Ce rapprochement vers D est rendu possible par une double prise de conscience de la part de l’homme. cette double prise de conscience est articulée dans chacune des 18 bénédictions qui constituent le texte de la amidah : dans un premier temps l’homme prend conscience qu’il manque de tout et que D doit tout lui donner, il demande à D la connaissance, la volonté de faire techouvah, la sante etc. Dans ce premier mouvement D est le « tout autre », l’infinie puissance qui s’oppose à l’homme dans sa finitude absolue. Ensuite, dans un deuxième mouvement, on retrouve dans chaque bénédiction une reconnaissance de D comme s’exprimant à travers l’homme lui-même. Lorsque l’on dit « béni soit tu D qui donne l’intelligence », ou « qui bénit les années », on reconnait que l’intelligence et la parnassa que nous avons reçu et qui s’expriment à travers nous, sont des expressions de D lui-même. Dans cette deuxième phase l’homme reconnait la divinité en lui-même, D est le « tout même ». Cette même structure est observable dans les bénédictions des amidoth de chabath ou des jours de fêtes.  Le fait que le rituel des selihoth soit structuré comme celui des amidoth semble indiquer que de la même manière que dans l’amidah l’homme se rapproche de D, pareillement, par les « selihoth » l’individu se lie avec D d’une manière toujours plus grande. Pourtant, dans les selihoth, l’homme ne fait que demander des excuses à D, il ne fait que mentionner ses fautes passées, il est difficile de comprendre, à première vue, comment le fait de mentionner ses fautes devant D peut nous rapprocher de D et occasionner une ascension spirituelle toujours nouvelle.

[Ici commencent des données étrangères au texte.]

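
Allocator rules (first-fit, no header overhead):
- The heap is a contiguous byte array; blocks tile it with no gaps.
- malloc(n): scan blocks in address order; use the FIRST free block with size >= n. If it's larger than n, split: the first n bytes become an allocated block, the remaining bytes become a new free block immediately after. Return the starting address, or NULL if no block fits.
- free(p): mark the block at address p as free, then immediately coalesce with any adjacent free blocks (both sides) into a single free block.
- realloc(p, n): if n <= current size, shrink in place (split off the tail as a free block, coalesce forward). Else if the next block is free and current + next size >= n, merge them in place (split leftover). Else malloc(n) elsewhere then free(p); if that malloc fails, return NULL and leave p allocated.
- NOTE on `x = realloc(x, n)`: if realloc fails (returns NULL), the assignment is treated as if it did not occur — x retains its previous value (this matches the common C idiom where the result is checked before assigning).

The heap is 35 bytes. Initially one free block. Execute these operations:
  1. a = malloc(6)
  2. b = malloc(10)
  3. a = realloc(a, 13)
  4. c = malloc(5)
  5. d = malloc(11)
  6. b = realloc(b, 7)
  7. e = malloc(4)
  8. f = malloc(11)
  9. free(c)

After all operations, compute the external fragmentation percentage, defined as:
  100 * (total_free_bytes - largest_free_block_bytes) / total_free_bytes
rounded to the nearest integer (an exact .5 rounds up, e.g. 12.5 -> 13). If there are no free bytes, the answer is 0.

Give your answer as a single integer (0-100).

Answer: 45

Derivation:
Op 1: a = malloc(6) -> a = 0; heap: [0-5 ALLOC][6-34 FREE]
Op 2: b = malloc(10) -> b = 6; heap: [0-5 ALLOC][6-15 ALLOC][16-34 FREE]
Op 3: a = realloc(a, 13) -> a = 16; heap: [0-5 FREE][6-15 ALLOC][16-28 ALLOC][29-34 FREE]
Op 4: c = malloc(5) -> c = 0; heap: [0-4 ALLOC][5-5 FREE][6-15 ALLOC][16-28 ALLOC][29-34 FREE]
Op 5: d = malloc(11) -> d = NULL; heap: [0-4 ALLOC][5-5 FREE][6-15 ALLOC][16-28 ALLOC][29-34 FREE]
Op 6: b = realloc(b, 7) -> b = 6; heap: [0-4 ALLOC][5-5 FREE][6-12 ALLOC][13-15 FREE][16-28 ALLOC][29-34 FREE]
Op 7: e = malloc(4) -> e = 29; heap: [0-4 ALLOC][5-5 FREE][6-12 ALLOC][13-15 FREE][16-28 ALLOC][29-32 ALLOC][33-34 FREE]
Op 8: f = malloc(11) -> f = NULL; heap: [0-4 ALLOC][5-5 FREE][6-12 ALLOC][13-15 FREE][16-28 ALLOC][29-32 ALLOC][33-34 FREE]
Op 9: free(c) -> (freed c); heap: [0-5 FREE][6-12 ALLOC][13-15 FREE][16-28 ALLOC][29-32 ALLOC][33-34 FREE]
Free blocks: [6 3 2] total_free=11 largest=6 -> 100*(11-6)/11 = 500/11 ≈ 45.455 -> rounds to 45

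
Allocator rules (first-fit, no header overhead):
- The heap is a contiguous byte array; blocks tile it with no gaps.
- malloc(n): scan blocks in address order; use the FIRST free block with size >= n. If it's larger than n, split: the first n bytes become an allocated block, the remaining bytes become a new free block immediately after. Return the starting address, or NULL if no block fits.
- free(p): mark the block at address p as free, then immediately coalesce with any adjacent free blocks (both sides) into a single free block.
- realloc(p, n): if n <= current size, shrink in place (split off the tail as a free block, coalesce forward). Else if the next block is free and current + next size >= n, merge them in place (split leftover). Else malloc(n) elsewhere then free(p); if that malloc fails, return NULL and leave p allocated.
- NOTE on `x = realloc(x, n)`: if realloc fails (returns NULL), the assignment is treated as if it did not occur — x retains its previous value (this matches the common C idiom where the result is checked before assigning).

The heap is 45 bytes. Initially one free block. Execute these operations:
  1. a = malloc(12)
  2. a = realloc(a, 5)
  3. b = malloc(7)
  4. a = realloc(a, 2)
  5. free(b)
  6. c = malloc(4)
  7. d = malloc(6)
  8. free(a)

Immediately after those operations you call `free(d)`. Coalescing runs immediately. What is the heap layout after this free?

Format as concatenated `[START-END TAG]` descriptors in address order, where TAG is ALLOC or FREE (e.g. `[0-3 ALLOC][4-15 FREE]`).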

De même, le fait de répéter les selihoth tous les jours pendant plusieurs semaines peut paraitre absurde, si on demande des excuses sincèrement une fois à D et que l’on pense qu’elles ont été acceptées, quel peut être l’intérêt de répéter ces excuses une deuxième fois le lendemain ?

L’objet de ce cours est de répondre à ces questions.

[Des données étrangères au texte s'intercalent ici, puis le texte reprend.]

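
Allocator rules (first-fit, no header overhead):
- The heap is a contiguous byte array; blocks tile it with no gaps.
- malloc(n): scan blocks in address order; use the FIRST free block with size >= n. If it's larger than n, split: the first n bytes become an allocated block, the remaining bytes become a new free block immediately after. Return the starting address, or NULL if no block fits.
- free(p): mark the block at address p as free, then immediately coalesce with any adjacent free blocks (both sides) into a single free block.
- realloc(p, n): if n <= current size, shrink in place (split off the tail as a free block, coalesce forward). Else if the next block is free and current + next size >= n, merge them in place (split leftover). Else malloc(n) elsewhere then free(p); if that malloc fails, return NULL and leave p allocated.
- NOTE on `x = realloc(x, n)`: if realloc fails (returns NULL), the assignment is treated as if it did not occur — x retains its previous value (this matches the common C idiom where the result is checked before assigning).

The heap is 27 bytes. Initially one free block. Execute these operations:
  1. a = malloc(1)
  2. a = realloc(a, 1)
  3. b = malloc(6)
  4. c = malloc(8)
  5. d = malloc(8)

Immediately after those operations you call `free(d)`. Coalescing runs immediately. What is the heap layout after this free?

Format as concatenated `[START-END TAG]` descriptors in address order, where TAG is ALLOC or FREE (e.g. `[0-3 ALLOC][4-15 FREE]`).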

Le midrash Rabah (Vayikra 29) explique que l’homme a été créé a le jour de Roch Hachana, c’est ce jour là qu’il a été jugé par D pour avoir mangé le fruit de l’arbre de la connaissance. Le jugement s’est terminé de manière favorable pour Adam, il est sorti avec « un dimous ». A partir de ce moment D a décidé de fixer le jour de Roch Hachana comme étant le jour de jugement pour toutes les créatures.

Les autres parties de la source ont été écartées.